My first school was a culturally enriching experience, but it was also interesting to see the culture created by a leadership team that lacked representation (they were majority white British). I witnessed an authoritarian leadership style, where there was little to no consultation of the staff body. It's difficult to explore how I felt about this because at the time, I was on my own journey with something to prove, and recent events have made me contemplate the playing field I was on then. I've always had the attitude that I'm a black woman and I can do whatever anyone else can do. I've always thought that I'm never going to let the fact that I am black and a woman hold me back, that I'm going to do whatever any other person can do and do it better, going above and beyond and not allowing an employer or a Head Teacher the opportunity to say that I am not good enough.

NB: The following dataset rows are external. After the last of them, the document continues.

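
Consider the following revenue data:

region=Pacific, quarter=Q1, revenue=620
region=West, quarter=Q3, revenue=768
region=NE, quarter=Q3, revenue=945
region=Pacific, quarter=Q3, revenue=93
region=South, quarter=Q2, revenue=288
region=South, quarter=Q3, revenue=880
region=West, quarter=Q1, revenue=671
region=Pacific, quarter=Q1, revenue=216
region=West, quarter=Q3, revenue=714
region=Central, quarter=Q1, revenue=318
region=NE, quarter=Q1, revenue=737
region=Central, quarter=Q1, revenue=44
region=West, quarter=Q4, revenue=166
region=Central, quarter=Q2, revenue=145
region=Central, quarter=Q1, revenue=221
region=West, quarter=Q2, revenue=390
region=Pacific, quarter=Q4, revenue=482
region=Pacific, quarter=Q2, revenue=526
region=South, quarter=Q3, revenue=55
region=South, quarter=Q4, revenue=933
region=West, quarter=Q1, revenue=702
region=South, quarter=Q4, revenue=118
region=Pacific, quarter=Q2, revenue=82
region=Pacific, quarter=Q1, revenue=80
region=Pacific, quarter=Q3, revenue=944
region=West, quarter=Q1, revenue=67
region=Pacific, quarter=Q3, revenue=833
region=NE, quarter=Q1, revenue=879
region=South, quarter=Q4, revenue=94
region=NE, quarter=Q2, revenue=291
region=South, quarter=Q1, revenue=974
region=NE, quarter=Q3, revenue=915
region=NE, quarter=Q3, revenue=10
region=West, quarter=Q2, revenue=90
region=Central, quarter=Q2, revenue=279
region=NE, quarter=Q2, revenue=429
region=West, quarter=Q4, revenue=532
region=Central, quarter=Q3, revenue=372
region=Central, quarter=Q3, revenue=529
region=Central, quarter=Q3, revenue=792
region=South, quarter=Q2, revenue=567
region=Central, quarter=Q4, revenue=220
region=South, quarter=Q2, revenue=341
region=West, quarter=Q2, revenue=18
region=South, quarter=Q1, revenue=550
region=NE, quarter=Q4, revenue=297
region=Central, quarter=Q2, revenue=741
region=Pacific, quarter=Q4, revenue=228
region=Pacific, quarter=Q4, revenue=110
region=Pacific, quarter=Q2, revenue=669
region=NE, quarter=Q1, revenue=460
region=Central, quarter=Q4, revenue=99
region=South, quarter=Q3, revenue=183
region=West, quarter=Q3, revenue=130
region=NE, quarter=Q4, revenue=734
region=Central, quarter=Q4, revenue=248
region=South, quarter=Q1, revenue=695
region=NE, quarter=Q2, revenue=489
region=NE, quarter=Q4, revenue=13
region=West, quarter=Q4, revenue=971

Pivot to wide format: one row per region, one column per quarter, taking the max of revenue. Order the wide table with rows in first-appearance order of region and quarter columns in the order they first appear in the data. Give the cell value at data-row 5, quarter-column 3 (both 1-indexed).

741

With rows in first-appearance order of region, row 5 is region=Central. quarter columns in first-appearance order: Q1, Q3, Q2, Q4; column 3 is Q2.
Long rows with region=Central, quarter=Q2: max(145, 279, 741) = 741.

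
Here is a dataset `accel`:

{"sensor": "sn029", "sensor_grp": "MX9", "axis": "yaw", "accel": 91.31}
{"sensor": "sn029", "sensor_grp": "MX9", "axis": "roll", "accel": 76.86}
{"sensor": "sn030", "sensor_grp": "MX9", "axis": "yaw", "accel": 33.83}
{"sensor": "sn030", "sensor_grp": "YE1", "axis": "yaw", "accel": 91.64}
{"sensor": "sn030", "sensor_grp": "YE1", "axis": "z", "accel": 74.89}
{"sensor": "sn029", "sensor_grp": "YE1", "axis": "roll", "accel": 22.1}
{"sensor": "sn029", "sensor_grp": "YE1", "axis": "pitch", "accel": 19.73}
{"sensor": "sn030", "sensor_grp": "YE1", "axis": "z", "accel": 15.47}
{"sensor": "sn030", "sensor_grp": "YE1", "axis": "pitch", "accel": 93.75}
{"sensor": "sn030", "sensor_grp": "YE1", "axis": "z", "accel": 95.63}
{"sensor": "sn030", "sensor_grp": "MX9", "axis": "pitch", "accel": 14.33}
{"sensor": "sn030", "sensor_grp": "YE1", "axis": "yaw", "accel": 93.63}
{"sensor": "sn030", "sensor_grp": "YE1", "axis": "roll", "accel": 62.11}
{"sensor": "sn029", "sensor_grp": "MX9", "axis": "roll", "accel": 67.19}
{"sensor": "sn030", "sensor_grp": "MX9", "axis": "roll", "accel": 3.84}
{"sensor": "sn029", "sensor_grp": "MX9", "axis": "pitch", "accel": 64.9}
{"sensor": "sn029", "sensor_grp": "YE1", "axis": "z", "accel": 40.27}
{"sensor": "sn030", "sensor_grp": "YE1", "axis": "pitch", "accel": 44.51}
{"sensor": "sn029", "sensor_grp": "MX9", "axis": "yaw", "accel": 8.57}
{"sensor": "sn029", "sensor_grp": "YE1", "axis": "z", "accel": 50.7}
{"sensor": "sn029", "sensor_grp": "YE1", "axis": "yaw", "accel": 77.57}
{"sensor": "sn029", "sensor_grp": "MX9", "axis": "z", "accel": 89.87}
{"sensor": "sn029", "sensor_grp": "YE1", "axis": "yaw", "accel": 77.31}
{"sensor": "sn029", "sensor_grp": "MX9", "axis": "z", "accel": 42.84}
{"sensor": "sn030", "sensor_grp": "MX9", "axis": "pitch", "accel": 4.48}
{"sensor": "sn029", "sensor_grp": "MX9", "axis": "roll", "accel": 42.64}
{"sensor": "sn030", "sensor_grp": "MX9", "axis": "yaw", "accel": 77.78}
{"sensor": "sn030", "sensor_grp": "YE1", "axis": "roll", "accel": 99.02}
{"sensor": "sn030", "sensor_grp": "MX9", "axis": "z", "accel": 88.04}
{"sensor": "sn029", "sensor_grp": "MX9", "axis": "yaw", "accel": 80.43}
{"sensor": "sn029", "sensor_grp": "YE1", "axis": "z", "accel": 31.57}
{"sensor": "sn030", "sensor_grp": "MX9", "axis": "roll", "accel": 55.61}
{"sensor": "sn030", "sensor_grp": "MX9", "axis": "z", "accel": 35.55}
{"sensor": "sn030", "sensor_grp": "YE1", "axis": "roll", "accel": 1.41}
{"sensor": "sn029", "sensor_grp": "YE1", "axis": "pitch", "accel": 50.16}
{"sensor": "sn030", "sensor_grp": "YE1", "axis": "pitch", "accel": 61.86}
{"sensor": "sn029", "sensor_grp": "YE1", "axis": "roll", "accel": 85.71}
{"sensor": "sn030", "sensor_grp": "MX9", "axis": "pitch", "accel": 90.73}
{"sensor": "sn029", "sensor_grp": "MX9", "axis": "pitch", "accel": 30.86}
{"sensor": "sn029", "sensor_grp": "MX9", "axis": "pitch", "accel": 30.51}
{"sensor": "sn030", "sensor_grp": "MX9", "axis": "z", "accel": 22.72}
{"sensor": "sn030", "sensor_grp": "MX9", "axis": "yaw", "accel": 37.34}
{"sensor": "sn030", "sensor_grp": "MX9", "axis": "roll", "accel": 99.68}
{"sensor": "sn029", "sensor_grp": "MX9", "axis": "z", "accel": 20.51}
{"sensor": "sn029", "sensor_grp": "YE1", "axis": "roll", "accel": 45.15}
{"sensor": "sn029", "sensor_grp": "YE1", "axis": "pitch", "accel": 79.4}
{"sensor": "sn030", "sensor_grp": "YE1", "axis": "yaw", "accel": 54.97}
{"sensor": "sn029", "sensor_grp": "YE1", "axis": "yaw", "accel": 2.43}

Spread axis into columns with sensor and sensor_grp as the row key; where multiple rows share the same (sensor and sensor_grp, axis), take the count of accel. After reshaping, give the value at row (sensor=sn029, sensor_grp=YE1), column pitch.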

To break down this feeling further, I guess I have never wanted to accept that I've been in a disadvantageous position, therefore I have always laid the responsibility at my own door. I will work my hardest to be good enough and rub my shoulders with those at the top. I have thought hard about this, and there is no issue with diligence and going above what is expected to impress. However, what is heart-breaking is that I thought this because I believed both my race and sex placed me at a disadvantage, and I was hell-bent on proving that this wasn't the case to myself and to my peers. It's so hard for you to believe you can take a place at the top if you don't see others that look like you sat there with you or before you.

My recommendations

At my current school, the leadership team is a lot more representative, and this representation can be seen at all levels within the organisation. However, I believe to have a culture and ethos that promotes diversity, it goes well beyond representation amongst your staff. My current school is on a journey, and here are some of the steps we are taking and what I feel other institutions can do to promote diversity:

1. Staff Voice. Your staff having a voice, and staff feeling like their voice is valued, is so important, as it allows staff to feel they can come forward with ideas as well as share their experiences. This can be done in several ways, but anonymous staff surveys providing staff a platform to speak is essential. This allows leadership teams to understand the starting point and address any issues there may be.

2. Tokenism. There is nothing worse than sticking an additional line in the newsletter about Ramadan or doing a token assembly on Black History Month. Promoting diversity should be an integral part of school culture. The only way that this can happen is by dedicating time to reviewing existing practices, the curriculum, the CPD schedule, the assembly programme, and school policies. Leaders should ensure all these areas are representative and should consider the diversity of the student and staff body as well as the wider school community.

3. Dedicated CPD time. It is so important that leadership teams make safe spaces for staff to explore diversity. There are several reasons why this important. Teaching staff may often hold discriminatory views or misconceptions that need addressing. For example, when talking about the LGBT+ community there are lots of different terms used to define genders and sexuality. There is a need for staff to have training, so they feel they can have conversations well, free from those misconceptions. I think this space also needs to be safe so staff can raise any concerns they have, so this can be addressed and the school can move forwards towards a more inclusive ethos.